His first story for the TC was on a young UVIC cross-country runner, Debbie Scott-Bowker, who went on to run for Canada at three Olympics. He shakes his head today at how green he was, unsure how to even book a photographer for the story. Bill Walker, a long-time sportswriter with the Times Colonist going back to when the paper was still two separate Victoria dailies in the 1950s, helped Cleve find his feet.
One advantage was he found himself immersed in an unusually deep pool of remarkable Canadian athletes right outside his doorstep. There were the UVIC basketball teams of course, both in the midst of long national championship dynasties and it’s fitting that one of those UVIC teams, the 1979-80 men’s Vikings, are being inducted in the same year as Cleve, who cut his sportswriting teeth covering them. But in his first three years of coverage, there were also over fifty Vancouver Island-based athletes who would go on to represent Canada at the 1984 Olympics. There was no shortage of stories as long as one kept moving and Cleve never stopped.
Two stories from his career stand out for him personally. One is a series on George Pakos, a local amateur soccer player from Victoria playing in the Vancouver Island Soccer League. To everyone’s surprise he walked on to the national team and then went on to score two goals for Canada in World Cup qualifying prior to the 1986 World Cup. His day job in Victoria was as a water meter reader. To play for Canada in the World Cup in Mexico he had to use holiday time from his work. “People joked about not flushing the toilet while George was away,” Cleve laughed. “That story really stands out for me for its uniqueness and the fact that it could never happen again.”
The other story he considers the best he’s ever written is on Simon Whitfield’s unexpected Olympic gold medal in triathlon’s Olympic debut at the 2000 Sydney Olympics. While every other writer in Canada was scrambling to piece together who this Simon Whitfield was, Cleve had already filed his story, a detailed background feature that made the TC’s front page and was the envy of every writer in the country.
“Simon’s win came out of nowhere,” Cleve remembered. “No one had ever heard of him except me. I was able to turn that story around in a really short amount of time, a complete look at this guy, because I’d been covering him for three years. Maybe it was my best work because it made the front page.”
Today, he’s still typing away, just as he did forty years ago with no plans of stopping just yet. The changes he’s seen in the industry have been dramatic, especially in recent years with the shrinking of sports departments. When he started, the TC had 11 people working in sports. Today, it’s just Cleve and the Times Colonist sports editor, Brian Drewry. But there are still plenty of Island sports stories to chase and he’s lost none of the passion that’s carried him this far. The difference is now he viewed as much a legend as many of the athletes he writes about.

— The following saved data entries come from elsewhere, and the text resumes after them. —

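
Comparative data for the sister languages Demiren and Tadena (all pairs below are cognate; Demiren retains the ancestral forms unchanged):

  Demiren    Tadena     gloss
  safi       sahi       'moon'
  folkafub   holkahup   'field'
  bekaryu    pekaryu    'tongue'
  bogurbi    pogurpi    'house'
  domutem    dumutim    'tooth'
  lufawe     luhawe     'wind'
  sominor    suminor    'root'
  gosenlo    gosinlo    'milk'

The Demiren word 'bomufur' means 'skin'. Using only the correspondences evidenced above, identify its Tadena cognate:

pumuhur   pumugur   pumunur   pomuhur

pumuhur

bogurbi ~ pogurpi — Demiren b corresponds to Tadena p word-initially before a back vowel.
domutem ~ dumutim, sominor ~ suminor — Demiren o corresponds to Tadena u after a consonant, before a nasal.
folkafub ~ holkahup — Demiren f corresponds to Tadena h between vowels (before a back vowel).
Applying these to Demiren 'bomufur':
  bomufur → pomufur   (b→p word-initially before a back vowel)
  pomufur → pumufur   (o→u after a consonant, before a nasal)
  pumufur → pumuhur   (f→h between vowels (before a back vowel))
So the Tadena cognate is 'pumuhur'.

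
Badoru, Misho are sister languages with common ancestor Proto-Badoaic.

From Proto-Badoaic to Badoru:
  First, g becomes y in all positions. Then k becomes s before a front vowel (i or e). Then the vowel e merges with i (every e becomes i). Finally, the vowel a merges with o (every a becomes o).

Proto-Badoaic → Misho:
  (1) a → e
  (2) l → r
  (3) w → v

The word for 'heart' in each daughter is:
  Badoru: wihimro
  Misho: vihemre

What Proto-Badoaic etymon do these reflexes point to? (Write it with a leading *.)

Position 1: Badoru has w, Misho has v. Badoru preserves w here (none of its changes turn any other segment into w), so the proto-segment is *w.
Position 7: Badoru has o, Misho has e. Taking the neighbouring segments as reconstructed: Badoru o could go back to *a or *o; Misho e could go back to *a or *e — the one source consistent with every daughter is *a.
Continuing position by position gives *wihemra; check it forward:
Badoru: start from *wihemra.
  rule 1: no change — wihemra
  rule 2: no change — wihemra
  rule 3 (vowel merger): wihemra → wihimra
  rule 4 (vowel merger): wihimra → wihimro
  ⇒ Badoru wihimro
Misho: *wihemra
  wihemra → wihemre   [vowel merger]
  wihemre (rule 2 does not apply)
  wihemre → vihemre   [unconditioned shift]
  giving Misho vihemre.
No other proto-form is consistent with every reflex, so the reconstruction is *wihemra.

*wihemra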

“I have never been out with Cleve at a sporting event or a pub where we have not been interrupted by a reader or a coach or an athlete. He knows everybody on the Island and he’s loved for it,” summed up long-time friend Hawthorn.

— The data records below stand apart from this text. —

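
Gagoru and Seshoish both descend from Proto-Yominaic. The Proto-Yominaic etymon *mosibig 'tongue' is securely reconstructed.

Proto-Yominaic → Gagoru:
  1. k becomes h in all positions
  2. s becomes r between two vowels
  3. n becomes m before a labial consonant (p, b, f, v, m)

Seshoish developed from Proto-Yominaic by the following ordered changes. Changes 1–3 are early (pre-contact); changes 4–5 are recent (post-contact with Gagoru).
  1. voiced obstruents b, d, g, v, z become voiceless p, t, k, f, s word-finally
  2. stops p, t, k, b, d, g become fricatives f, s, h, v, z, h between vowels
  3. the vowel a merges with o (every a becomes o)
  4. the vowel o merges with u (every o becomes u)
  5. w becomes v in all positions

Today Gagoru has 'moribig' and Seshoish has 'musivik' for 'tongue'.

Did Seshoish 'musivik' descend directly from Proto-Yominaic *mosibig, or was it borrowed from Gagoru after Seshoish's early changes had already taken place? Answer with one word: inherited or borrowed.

inherited

If inherited, *mosibig would pass through all of Seshoish's changes:
Seshoish: start from *mosibig.
  rule 1 (final devoicing): mosibig → mosibik
  rule 2 (intervocalic lenition): mosibik → mosivik
  rule 3: no change — mosivik
  rule 4 (vowel merger): mosivik → musivik
  rule 5: no change — musivik
  ⇒ Seshoish musivik
If borrowed from Gagoru 'moribig' after the early changes, it would undergo only the recent ones:
  rule 4 (vowel merger): moribig → muribig
  rule 5 (unconditioned shift): no change (muribig)
  ⇒ as a loan: muribig
Seshoish 'musivik' matches the inherited outcome exactly, so it is an inherited cognate, not a loan.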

Cleve’s induction into the BC Sports Hall of Fame this year as the 21st Media inductee is significant for the fact he is the first media inductee who spent his/her entire career outside of the Vancouver media market. “I’m really proud of that,” he says simply.
His induction is also a full circle story, going back to those early visits to the original BC Sports Hall of Fame at the PNE.
“If you’d have told that 13-year-old kid, walking into the BC Sports Hall of Fame and seeing Willie Fleming and all these heroes, the Patricks, all the heroes of the past in BC, and some genie tells you that one day you’ll be in this Hall too, that young kid would have never believed you in a million years,” he marvels today. “I was an average athlete, right? So what could I have possibly done? It was beyond my comprehension. When I got the call, I was like ‘Whoa!’ All these memories came rushing back. Wow. Being in that Hall, when you’ve grown up here in BC, it means that much more.”
Cleve Dheensaw will be inducted into the BC Sports Hall of Fame in the Media category as part of the Class of 2020 Induction.